Offbeat majors help CEOs think outside the box

By Del Jones, USA TODAY http://usatoday30.usatoday.com/money/covers/2001-07-24-bcovtue.htm

George W. Bush may be the first president with an MBA degree, but U.S. business is run by CEOs with a hodgepodge of degrees in everything from atmospheric physics to French literature.

Hewlett-Packard CEO Carly Fiorina, a medieval history and philosophy major (Stanford '76), says her curiosity about the transformation from the Middle Ages to the Renaissance folds neatly into the digital awakening she now must address.

"A century of sustained and enduring human achievement" long ago leaves her confident that "we have, in fact, seen nothing yet," Fiorina says.


Walt Disney CEO Michael Eisner never took a single business course, getting a double major in English and theater.

Walt Disney CEO Michael Eisner never took a single business course, getting a double major in English and theater (Denison '64), and he has nudged his three sons into liberal arts. He was reminded of a favorite English professor, Dominic Consolo, when reading the script for Dead Poets Society, a movie about a passionate poetry teacher starring Robin Williams.
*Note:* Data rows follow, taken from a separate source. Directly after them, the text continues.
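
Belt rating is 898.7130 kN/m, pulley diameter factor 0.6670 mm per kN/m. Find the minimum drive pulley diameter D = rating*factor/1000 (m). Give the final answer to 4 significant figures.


D = 898.7130 * 0.6670 / 1000
D = 0.5994 m


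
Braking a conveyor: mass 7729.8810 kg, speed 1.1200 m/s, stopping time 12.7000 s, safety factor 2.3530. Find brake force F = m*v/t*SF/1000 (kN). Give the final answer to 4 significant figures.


F = 7729.8810 * 1.1200 / 12.7000 * 2.3530 / 1000
F = 1.604 kN


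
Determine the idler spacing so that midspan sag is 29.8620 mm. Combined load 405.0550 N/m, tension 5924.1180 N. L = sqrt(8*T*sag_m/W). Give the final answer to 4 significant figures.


sag = 29.8620/1000 = 0.029862 m
L = sqrt(8 * 5924.1180 * 0.029862 / 405.0550)
L = 1.869 m


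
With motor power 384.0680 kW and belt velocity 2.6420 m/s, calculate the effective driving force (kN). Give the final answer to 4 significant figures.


Te = P / v = 384.0680 / 2.6420
Te = 145.4 kN


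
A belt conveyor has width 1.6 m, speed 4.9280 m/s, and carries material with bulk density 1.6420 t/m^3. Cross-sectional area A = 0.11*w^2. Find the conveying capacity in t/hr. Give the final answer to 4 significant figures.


A = 0.11 * 1.6^2 = 0.2816 m^2
C = 0.2816 * 4.9280 * 1.6420 * 3600
C = 8203 t/hr


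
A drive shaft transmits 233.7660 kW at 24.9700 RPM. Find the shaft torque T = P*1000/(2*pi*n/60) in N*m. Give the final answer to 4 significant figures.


omega = 2*pi*24.9700/60 = 2.61485 rad/s
T = 233.7660*1000 / 2.61485
T = 89400 N*m


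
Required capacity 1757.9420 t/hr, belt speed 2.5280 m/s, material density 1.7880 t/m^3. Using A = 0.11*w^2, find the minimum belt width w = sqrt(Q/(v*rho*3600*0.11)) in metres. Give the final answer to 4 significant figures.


A_req = 1757.9420 / (2.5280 * 1.7880 * 3600) = 0.108033 m^2
w = sqrt(0.108033 / 0.11)
w = 0.9910 m


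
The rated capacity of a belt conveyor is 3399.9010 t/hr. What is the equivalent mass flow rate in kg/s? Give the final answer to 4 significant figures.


m_dot = 3399.9010 * 1000 / 3600
m_dot = 944.4 kg/s


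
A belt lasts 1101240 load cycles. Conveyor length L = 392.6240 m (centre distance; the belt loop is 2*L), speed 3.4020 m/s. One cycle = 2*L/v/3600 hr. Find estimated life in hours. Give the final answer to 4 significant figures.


cycle_time = 2 * 392.6240 / 3.4020 / 3600 = 0.0641165 hr
life = 1101240 * 0.0641165 = 70610 hours


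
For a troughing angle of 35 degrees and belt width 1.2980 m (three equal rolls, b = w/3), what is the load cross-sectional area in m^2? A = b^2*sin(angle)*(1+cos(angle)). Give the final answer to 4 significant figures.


b = 1.2980/3 = 0.432667 m
A = 0.432667^2 * sin(35 deg) * (1 + cos(35 deg))
A = 0.1953 m^2


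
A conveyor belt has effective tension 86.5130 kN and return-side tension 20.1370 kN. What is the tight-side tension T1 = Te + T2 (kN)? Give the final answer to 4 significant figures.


T1 = Te + T2 = 86.5130 + 20.1370
T1 = 106.7 kN


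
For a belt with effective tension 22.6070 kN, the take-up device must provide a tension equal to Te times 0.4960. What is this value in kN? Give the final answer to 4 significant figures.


T_tu = 22.6070 * 0.4960
T_tu = 11.21 kN


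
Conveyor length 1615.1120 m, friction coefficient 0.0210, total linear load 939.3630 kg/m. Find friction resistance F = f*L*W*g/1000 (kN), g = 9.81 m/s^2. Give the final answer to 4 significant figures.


F = 0.0210 * 1615.1120 * 939.3630 * 9.81 / 1000
F = 312.6 kN


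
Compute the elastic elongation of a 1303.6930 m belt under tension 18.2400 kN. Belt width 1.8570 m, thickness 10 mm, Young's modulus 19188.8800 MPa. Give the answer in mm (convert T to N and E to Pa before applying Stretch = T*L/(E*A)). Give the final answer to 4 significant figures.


A = 1.8570 * 0.01 = 0.01857 m^2
Stretch = 18.2400*1000 * 1303.6930 / (19188.8800e6 * 0.01857) * 1000
Stretch = 66.73 mm


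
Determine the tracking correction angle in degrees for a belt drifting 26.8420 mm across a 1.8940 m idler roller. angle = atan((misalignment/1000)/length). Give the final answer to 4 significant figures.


misalign_m = 26.8420 / 1000 = 0.026842 m
angle = atan(0.026842 / 1.8940)
angle = 0.8119 deg


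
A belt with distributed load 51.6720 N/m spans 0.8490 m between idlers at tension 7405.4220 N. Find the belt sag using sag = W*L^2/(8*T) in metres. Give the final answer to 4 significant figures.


sag = 51.6720 * 0.8490^2 / (8 * 7405.4220)
sag = 0.0006287 m


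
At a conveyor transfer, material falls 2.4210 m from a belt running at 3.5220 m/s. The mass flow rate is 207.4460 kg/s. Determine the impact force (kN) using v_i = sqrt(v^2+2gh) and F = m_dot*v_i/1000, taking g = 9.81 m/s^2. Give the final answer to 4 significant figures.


v_i = sqrt(3.5220^2 + 2*9.81*2.4210) = 7.7398 m/s
F = 207.4460 * 7.7398 / 1000
F = 1.606 kN


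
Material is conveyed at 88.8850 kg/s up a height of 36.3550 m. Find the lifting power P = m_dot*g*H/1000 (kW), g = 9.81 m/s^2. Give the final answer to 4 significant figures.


P = 88.8850 * 9.81 * 36.3550 / 1000
P = 31.70 kW


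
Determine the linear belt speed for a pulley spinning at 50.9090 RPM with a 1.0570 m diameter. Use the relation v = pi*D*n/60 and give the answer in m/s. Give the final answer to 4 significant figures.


v = pi * 1.0570 * 50.9090 / 60
v = 2.818 m/s


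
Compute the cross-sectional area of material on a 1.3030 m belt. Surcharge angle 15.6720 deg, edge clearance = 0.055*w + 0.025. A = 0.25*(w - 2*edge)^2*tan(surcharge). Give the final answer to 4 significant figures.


edge = 0.055*1.3030 + 0.025 = 0.096665 m
ew = 1.3030 - 2*0.096665 = 1.10967 m
A = 0.25 * 1.10967^2 * tan(15.6720 deg)
A = 0.08637 m^2


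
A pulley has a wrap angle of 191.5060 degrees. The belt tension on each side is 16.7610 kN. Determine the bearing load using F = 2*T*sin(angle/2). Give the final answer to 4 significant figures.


F = 2 * 16.7610 * sin(191.5060/2 deg)
F = 33.35 kN


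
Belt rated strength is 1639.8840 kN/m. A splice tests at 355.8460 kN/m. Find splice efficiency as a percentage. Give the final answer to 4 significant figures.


Eff = 355.8460 / 1639.8840 * 100
Eff = 21.70 %


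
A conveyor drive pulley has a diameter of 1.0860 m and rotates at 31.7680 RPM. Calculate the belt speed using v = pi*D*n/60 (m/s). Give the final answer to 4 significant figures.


v = pi * 1.0860 * 31.7680 / 60
v = 1.806 m/s


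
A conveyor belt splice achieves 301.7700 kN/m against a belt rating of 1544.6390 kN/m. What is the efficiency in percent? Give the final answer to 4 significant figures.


Eff = 301.7700 / 1544.6390 * 100
Eff = 19.54 %


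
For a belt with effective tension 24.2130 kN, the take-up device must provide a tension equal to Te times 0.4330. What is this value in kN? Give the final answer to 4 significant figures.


T_tu = 24.2130 * 0.4330
T_tu = 10.48 kN


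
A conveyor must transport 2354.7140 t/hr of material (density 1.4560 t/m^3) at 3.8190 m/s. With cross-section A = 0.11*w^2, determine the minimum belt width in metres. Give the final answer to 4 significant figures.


A_req = 2354.7140 / (3.8190 * 1.4560 * 3600) = 0.117632 m^2
w = sqrt(0.117632 / 0.11)
w = 1.034 m


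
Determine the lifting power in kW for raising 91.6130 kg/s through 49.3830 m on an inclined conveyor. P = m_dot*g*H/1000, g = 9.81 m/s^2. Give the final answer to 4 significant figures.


P = 91.6130 * 9.81 * 49.3830 / 1000
P = 44.38 kW


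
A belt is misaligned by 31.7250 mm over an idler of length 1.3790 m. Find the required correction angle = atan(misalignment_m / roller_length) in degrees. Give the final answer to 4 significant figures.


misalign_m = 31.7250 / 1000 = 0.031725 m
angle = atan(0.031725 / 1.3790)
angle = 1.318 deg


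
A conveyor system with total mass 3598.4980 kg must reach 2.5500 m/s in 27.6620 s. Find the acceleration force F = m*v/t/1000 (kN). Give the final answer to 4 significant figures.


F = 3598.4980 * 2.5500 / 27.6620 / 1000
F = 0.3317 kN


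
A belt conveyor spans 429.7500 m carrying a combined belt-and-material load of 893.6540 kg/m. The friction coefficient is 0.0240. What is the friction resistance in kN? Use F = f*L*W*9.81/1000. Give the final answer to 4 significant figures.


F = 0.0240 * 429.7500 * 893.6540 * 9.81 / 1000
F = 90.42 kN


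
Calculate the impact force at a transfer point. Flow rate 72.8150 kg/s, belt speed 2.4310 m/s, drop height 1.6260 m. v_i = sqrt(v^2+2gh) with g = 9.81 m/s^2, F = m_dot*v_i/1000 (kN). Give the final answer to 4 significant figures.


v_i = sqrt(2.4310^2 + 2*9.81*1.6260) = 6.14914 m/s
F = 72.8150 * 6.14914 / 1000
F = 0.4477 kN


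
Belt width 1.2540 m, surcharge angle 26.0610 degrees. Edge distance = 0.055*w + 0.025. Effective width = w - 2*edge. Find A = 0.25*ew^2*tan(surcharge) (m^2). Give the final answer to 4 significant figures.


edge = 0.055*1.2540 + 0.025 = 0.09397 m
ew = 1.2540 - 2*0.09397 = 1.06606 m
A = 0.25 * 1.06606^2 * tan(26.0610 deg)
A = 0.1389 m^2


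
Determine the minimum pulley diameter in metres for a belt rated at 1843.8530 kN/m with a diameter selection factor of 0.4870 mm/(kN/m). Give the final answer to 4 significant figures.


D = 1843.8530 * 0.4870 / 1000
D = 0.8980 m


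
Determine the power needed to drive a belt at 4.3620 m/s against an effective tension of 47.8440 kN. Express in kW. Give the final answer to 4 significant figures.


P = Te * v = 47.8440 * 4.3620
P = 208.7 kW


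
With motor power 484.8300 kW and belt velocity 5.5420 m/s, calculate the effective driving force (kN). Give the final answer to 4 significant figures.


Te = P / v = 484.8300 / 5.5420
Te = 87.48 kN


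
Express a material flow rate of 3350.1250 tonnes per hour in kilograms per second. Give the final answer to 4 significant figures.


m_dot = 3350.1250 * 1000 / 3600
m_dot = 930.6 kg/s


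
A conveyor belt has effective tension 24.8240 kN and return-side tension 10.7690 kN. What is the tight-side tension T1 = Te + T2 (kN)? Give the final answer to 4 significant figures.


T1 = Te + T2 = 24.8240 + 10.7690
T1 = 35.59 kN


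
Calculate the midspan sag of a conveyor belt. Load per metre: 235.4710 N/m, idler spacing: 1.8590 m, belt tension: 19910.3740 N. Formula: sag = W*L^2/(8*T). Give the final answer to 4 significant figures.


sag = 235.4710 * 1.8590^2 / (8 * 19910.3740)
sag = 0.005109 m


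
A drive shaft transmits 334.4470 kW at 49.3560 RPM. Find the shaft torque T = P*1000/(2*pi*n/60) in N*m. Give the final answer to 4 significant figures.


omega = 2*pi*49.3560/60 = 5.16855 rad/s
T = 334.4470*1000 / 5.16855
T = 64710 N*m


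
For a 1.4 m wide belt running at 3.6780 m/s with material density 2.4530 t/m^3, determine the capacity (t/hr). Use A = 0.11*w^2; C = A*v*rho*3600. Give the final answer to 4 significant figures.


A = 0.11 * 1.4^2 = 0.2156 m^2
C = 0.2156 * 3.6780 * 2.4530 * 3600
C = 7003 t/hr


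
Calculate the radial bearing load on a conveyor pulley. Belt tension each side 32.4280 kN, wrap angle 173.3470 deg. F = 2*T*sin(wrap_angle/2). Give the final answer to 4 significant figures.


F = 2 * 32.4280 * sin(173.3470/2 deg)
F = 64.75 kN


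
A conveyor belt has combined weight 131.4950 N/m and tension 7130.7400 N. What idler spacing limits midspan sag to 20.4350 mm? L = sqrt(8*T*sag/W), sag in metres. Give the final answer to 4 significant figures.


sag = 20.4350/1000 = 0.020435 m
L = sqrt(8 * 7130.7400 * 0.020435 / 131.4950)
L = 2.977 m


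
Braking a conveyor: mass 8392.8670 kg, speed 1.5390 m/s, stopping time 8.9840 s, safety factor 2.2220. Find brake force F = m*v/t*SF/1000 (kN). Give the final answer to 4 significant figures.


F = 8392.8670 * 1.5390 / 8.9840 * 2.2220 / 1000
F = 3.195 kN


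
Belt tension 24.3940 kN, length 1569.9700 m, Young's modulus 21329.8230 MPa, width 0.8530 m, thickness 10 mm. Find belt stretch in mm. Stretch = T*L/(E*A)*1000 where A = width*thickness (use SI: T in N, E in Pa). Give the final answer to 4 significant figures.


A = 0.8530 * 0.01 = 0.00853 m^2
Stretch = 24.3940*1000 * 1569.9700 / (21329.8230e6 * 0.00853) * 1000
Stretch = 210.5 mm


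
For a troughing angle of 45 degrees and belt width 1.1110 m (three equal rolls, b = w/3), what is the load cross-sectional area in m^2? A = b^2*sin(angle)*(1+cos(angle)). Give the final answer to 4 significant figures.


b = 1.1110/3 = 0.370333 m
A = 0.370333^2 * sin(45 deg) * (1 + cos(45 deg))
A = 0.1656 m^2


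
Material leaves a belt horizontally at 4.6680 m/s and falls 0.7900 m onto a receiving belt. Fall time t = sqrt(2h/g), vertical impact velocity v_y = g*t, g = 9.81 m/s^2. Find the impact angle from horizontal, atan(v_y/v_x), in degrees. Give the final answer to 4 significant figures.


t = sqrt(2*0.7900/9.81) = 0.401323 s
v_y = 9.81 * 0.401323 = 3.93698 m/s
angle = atan(3.93698 / 4.6680) = 40.14 deg


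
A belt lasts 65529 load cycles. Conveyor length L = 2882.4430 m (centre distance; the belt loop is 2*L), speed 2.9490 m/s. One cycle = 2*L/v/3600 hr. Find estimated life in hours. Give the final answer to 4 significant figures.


cycle_time = 2 * 2882.4430 / 2.9490 / 3600 = 0.543017 hr
life = 65529 * 0.543017 = 35580 hours


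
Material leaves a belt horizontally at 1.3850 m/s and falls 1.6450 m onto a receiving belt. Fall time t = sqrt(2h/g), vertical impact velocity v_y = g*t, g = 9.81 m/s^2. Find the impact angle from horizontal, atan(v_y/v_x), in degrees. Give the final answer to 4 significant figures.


t = sqrt(2*1.6450/9.81) = 0.579113 s
v_y = 9.81 * 0.579113 = 5.6811 m/s
angle = atan(5.6811 / 1.3850) = 76.30 deg


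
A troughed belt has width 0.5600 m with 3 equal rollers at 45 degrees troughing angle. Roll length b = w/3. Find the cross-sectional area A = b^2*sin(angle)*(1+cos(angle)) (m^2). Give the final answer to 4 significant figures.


b = 0.5600/3 = 0.186667 m
A = 0.186667^2 * sin(45 deg) * (1 + cos(45 deg))
A = 0.04206 m^2


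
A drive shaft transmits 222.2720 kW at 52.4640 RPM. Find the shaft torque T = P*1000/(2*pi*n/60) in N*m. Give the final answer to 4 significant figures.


omega = 2*pi*52.4640/60 = 5.49402 rad/s
T = 222.2720*1000 / 5.49402
T = 40460 N*m


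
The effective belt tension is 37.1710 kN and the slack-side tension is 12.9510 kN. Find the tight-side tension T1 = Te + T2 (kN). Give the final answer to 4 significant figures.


T1 = Te + T2 = 37.1710 + 12.9510
T1 = 50.12 kN


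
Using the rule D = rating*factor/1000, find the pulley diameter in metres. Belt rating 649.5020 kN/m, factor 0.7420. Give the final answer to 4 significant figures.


D = 649.5020 * 0.7420 / 1000
D = 0.4819 m


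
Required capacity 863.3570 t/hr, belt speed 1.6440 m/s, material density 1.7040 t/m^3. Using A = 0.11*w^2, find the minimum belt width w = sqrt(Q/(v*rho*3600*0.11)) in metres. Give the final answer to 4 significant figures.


A_req = 863.3570 / (1.6440 * 1.7040 * 3600) = 0.0856084 m^2
w = sqrt(0.0856084 / 0.11)
w = 0.8822 m


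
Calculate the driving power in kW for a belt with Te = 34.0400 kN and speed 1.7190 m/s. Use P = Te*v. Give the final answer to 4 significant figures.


P = Te * v = 34.0400 * 1.7190
P = 58.51 kW


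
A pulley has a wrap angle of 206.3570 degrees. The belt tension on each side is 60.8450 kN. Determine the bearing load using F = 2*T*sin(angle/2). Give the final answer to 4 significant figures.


F = 2 * 60.8450 * sin(206.3570/2 deg)
F = 118.5 kN


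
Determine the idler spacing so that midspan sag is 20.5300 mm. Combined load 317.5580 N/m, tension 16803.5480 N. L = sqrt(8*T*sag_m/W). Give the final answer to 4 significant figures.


sag = 20.5300/1000 = 0.020530 m
L = sqrt(8 * 16803.5480 * 0.020530 / 317.5580)
L = 2.948 m


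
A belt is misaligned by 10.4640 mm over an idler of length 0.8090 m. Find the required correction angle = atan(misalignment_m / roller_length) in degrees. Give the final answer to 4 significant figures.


misalign_m = 10.4640 / 1000 = 0.010464 m
angle = atan(0.010464 / 0.8090)
angle = 0.7411 deg


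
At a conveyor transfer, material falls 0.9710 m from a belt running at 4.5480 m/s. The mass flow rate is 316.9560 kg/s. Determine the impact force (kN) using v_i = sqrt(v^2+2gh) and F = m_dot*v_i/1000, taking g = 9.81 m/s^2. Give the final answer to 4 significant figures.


v_i = sqrt(4.5480^2 + 2*9.81*0.9710) = 6.3036 m/s
F = 316.9560 * 6.3036 / 1000
F = 1.998 kN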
Eisner considers it to be one of the best movies Disney has made.

"Literature is unbelievably helpful, because no matter what business you are in, you are dealing with interpersonal relationships," Eisner says. "It gives you an appreciation of what makes people tick."

Ambitious college grads peddling offbeat degrees in a job market gone sour can take heart that such success stories are far from rare.

Just one-third of CEOs running the USA's largest 1,000 companies have a master's of business administration degree, according to executive search firm Spencer Stuart. Cisco's John Chambers added an MBA to his law degree, and Enron Chairman Kenneth Lay added a Ph.D. in economics to his MBA. But for every CEO who takes a businesslike approach, there are those who follow pure interests and trample practicality on the way to the top.